A: The storage of what you described is over 33,000 fluid ounces which is more than 263 gallons of flammable Class IC liquids. Hand sanitizer solution is considered a Class IC flammable liquid according to NFPA 30-2012, Flammable and Combustible Liquids Code. This is also based on the Safety Data Sheets of most brand-name hand sanitizers which state the flash point is 73 degrees F, and some of them have a boiling point of 176 degrees F. According to NFPA 30, this makes it a Class IC flammable liquid.

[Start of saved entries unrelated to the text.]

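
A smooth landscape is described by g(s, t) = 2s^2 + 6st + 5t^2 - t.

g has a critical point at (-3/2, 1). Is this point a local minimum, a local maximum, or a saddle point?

The Hessian of g is constant: H = [[4, 6], [6, 10]].
det(H) = 4·10 − 6² = 4.
det(H) > 0 and tr(H) = 14 > 0, so H is positive definite and the point is a local minimum.

local minimum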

According to NFPA 30, you are permitted to store 263 gallons in one location (actually, you can store up to 2750 gallons of Class IC flammable liquids in one location, but there are limitations:

  • The maximum height of the pile (i.e. pallets) is 5 feet
  • The storage of the liquids cannot obstruct access to egress in the room. A fire in the liquid storage cannot prevent egress from the room.
  • Storage cannot be in a basement
  • An inside storage room with a total floor area less than 150 square feet is required to be protected with fire-resistant construction of 1-hour (walls, ceiling floors)
  • An inside storage room with a total floor area more than 150 square feet but less than 500 square feet is required to be protected with fire-resistant construction of 2-hours (walls, ceiling floors)
  • Inside storage rooms with a total floor area 500 square feet or more are not permitted.
  • Containment or drainage protection is required.

So…based on your comments I would say you need to move the stored items out of the basement and into a room that is less than 150 square feet and is 1-hour fire rated protected, and you need to provide containment or drainage protection.

To be honest… most hospitals that I visit do not store this much of the hand sanitizer liquids in their facility. They store much less, and keep them in flammable cabinets which would not require 1-hour fire rated rooms. I know why your people want so much as it comes cheaper in bulk…. But the cost to properly store this stuff far outweighs the savings of buying in bulk.